Passing the 2021 budget was a key test for Bennett’s eight-party coalition, both to prove that the ideologically disparate alliance can come together on major issues and because failure to do so by a November 14 deadline would have triggered new elections automatically.

Approval was quickly feted as a success by Bennett and other coalition leaders. Bennett tweeted that the budget’s passing was a “day of celebration for the State of Israel.” Also on the anvil is the Economic Arrangement Bill that details how the financial plan will be put into practice, followed by a vote on a $183 billion budget for 2022.

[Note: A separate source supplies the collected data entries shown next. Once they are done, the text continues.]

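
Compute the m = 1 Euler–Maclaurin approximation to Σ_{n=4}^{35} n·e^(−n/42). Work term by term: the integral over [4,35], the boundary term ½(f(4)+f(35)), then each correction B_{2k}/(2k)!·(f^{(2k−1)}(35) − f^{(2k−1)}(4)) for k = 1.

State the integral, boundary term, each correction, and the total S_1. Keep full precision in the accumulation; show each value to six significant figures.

S_1 ≈ 360.361

The integral term ∫_4^35 x·e^(−x/42) dx = 351.000.
Endpoint term: (f(4) + f(35))/2 = (3.63663 + 15.2109)/2 = 9.42378.
Integral + boundary = 360.423.
Order-1 term: 1/12 · (0.0724330 − 0.822570) = -0.0625114.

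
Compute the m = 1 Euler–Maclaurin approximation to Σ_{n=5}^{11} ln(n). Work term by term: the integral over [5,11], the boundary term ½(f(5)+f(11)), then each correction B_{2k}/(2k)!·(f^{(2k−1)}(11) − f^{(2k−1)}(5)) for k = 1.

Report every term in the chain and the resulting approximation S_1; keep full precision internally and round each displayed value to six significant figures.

∫_5^11 ln(x) dx evaluates to 12.3297.
Endpoint term: (f(5) + f(11))/2 = (1.60944 + 2.39790)/2 = 2.00367.
Running total after boundary: 14.3333.
Correction k=1: B_{2}/2! · (f^{(1)}(11) − f^{(1)}(5)) = 1/12 · (0.0909091 − 0.200000) = -0.00909091.

S_1 ≈ 14.3242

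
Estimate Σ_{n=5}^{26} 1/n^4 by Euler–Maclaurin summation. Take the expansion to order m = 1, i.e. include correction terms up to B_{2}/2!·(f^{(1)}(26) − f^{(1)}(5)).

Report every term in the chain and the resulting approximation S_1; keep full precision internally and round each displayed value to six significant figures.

∫_5^26 1/x^4 dx evaluates to 0.00264770.
Boundary: ½(f(5) + f(26)) = ½(0.00160000 + 2.18830e-06) = 0.000801094.
Integral + boundary = 0.00344880.
Correction k=1: B_{2}/2! · (f^{(1)}(26) − f^{(1)}(5)) = 1/12 · (-3.36661e-07 − (-0.00128000)) = 0.000106639.

S_1 ≈ 0.00355543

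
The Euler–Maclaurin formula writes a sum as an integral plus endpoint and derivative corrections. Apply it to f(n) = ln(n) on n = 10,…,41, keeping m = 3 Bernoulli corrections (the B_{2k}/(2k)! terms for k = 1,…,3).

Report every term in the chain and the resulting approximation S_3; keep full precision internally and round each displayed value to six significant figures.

S_3 ≈ 101.232

The integral term ∫_10^41 ln(x) dx = 98.2306.
Boundary: ½(f(10) + f(41)) = ½(2.30259 + 3.71357) = 3.00808.
Running total after boundary: 101.239.
Correction k=1: B_{2}/2! · (f^{(1)}(41) − f^{(1)}(10)) = 1/12 · (0.0243902 − 0.100000) = -0.00630081.
Partial sum through k=1: 101.232.
Correction k=2: B_{4}/4! · (f^{(3)}(41) − f^{(3)}(10)) = −1/720 · (2.90187e-05 − 0.00200000) = 2.73747e-06.
Partial sum through k=2: 101.232.
Correction k=3: B_{6}/6! · (f^{(5)}(41) − f^{(5)}(10)) = 1/30240 · (2.07153e-07 − 0.000240000) = -7.92966e-09.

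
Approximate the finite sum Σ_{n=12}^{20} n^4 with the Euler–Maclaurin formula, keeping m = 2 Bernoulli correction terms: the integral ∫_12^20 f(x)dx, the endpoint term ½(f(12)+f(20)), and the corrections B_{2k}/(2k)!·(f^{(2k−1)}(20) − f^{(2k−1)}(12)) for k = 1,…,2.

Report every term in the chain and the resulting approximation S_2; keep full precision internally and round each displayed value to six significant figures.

S_2 ≈ 682692

The integral term ∫_12^20 x^4 dx = 590234.
Boundary: ½(f(12) + f(20)) = ½(20736.0 + 160000) = 90368.0.
So far: 680602.
Order-1 term: 1/12 · (32000.0 − 6912.00) = 2090.67.
After k=1: 682692.
Order-2 term: −1/720 · (480.000 − 288.000) = -0.266667.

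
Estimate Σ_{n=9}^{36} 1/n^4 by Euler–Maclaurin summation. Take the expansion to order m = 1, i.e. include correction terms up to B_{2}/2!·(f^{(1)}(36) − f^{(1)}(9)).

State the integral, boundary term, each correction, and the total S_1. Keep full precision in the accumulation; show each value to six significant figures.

S_1 ≈ 0.000532248

The integral term ∫_9^36 1/x^4 dx = 0.000450103.
Boundary: ½(f(9) + f(36)) = ½(0.000152416 + 5.95374e-07) = 7.65056e-05.
So far: 0.000526608.
Correction k=1: B_{2}/2! · (f^{(1)}(36) − f^{(1)}(9)) = 1/12 · (-6.61527e-08 − (-6.77404e-05)) = 5.63952e-06.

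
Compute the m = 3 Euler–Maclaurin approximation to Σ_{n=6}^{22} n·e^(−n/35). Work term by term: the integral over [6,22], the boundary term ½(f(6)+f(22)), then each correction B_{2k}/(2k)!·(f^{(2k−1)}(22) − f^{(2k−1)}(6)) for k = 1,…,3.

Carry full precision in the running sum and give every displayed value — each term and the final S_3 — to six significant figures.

Integral: ∫_6^22 x·e^(−x/35) dx = 144.891.
Boundary: ½(f(6) + f(22)) = ½(5.05476 + 11.7338) = 8.39427.
Running total after boundary: 153.285.
Correction k=1: B_{2}/2! · (f^{(1)}(22) − f^{(1)}(6)) = 1/12 · (0.198103 − 0.698039) = -0.0416613.
Running total after k=1: 153.244.
Correction k=2: B_{4}/4! · (f^{(3)}(22) − f^{(3)}(6)) = −1/720 · (0.00103250 − 0.00194527) = 1.26774e-06.
Running total after k=2: 153.244.
Correction k=3: B_{6}/6! · (f^{(5)}(22) − f^{(5)}(6)) = 1/30240 · (1.55370e-06 − 2.71079e-06) = -3.82637e-11.

S_3 ≈ 153.244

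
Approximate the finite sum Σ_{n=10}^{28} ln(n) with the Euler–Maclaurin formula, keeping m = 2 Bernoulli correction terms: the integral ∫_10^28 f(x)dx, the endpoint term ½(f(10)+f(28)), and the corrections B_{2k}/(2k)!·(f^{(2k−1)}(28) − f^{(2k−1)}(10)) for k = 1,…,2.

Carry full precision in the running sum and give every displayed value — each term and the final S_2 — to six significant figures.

Integral: ∫_10^28 ln(x) dx = 52.2759.
½[f(10) + f(28)] = ½[2.30259 + 3.33220] = 2.81739.
Integral + boundary = 55.0933.
k=1: B_{2}/(2)! × [f^{(1)}(28) − f^{(1)}(10)] = 1/12 × (0.0357143 − 0.100000) = -0.00535714.
Running total after k=1: 55.0879.
k=2: B_{4}/(4)! × [f^{(3)}(28) − f^{(3)}(10)] = −1/720 × (9.11079e-05 − 0.00200000) = 2.65124e-06.

S_2 ≈ 55.0879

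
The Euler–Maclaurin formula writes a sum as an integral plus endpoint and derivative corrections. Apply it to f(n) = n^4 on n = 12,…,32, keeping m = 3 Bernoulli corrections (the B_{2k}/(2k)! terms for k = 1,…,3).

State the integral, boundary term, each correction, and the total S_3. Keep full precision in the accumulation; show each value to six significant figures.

Integral: ∫_12^32 x^4 dx = 6.66112e+06.
Boundary: ½(f(12) + f(32)) = ½(20736.0 + 1.04858e+06) = 534656.
So far: 7.19578e+06.
k=1: B_{2}/(2)! × [f^{(1)}(32) − f^{(1)}(12)] = 1/12 × (131072 − 6912.00) = 10346.7.
Running total after k=1: 7.20612e+06.
k=2: B_{4}/(4)! × [f^{(3)}(32) − f^{(3)}(12)] = −1/720 × (768.000 − 288.000) = -0.666667.
Running total after k=2: 7.20612e+06.
k=3: B_{6}/(6)! × [f^{(5)}(32) − f^{(5)}(12)] = 1/30240 × (0.00000 − 0.00000) = 0.00000.

S_3 ≈ 7.20612e+06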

That budget doesn’t pose an immediate threat of early elections, but still must be passed by the end of March 2022. The overall budget plan includes nearly $10 billion in funding over five years to improve socio-economic conditions for Israel’s Arab minority, which the Arab Ra’am party had demanded as one of the conditions for their support.

It also hikes some taxes that the ultra-Orthodox argue will affect them the most. Despite having only a single seat edge over the opposition, the coalition managed to win all of the several hundred votes held late on Wednesday and early on Thursday.

In his remarks from the Knesset podium on Wednesday evening ahead of the voting, Bennett said passing the budget was “the most important moment since the government was formed.” He said the new budget comes “after three and a half years of chaos, failed management and paralysis, years in which the country was a tool in a personal game, years of four election campaigns one after another at a dead end.”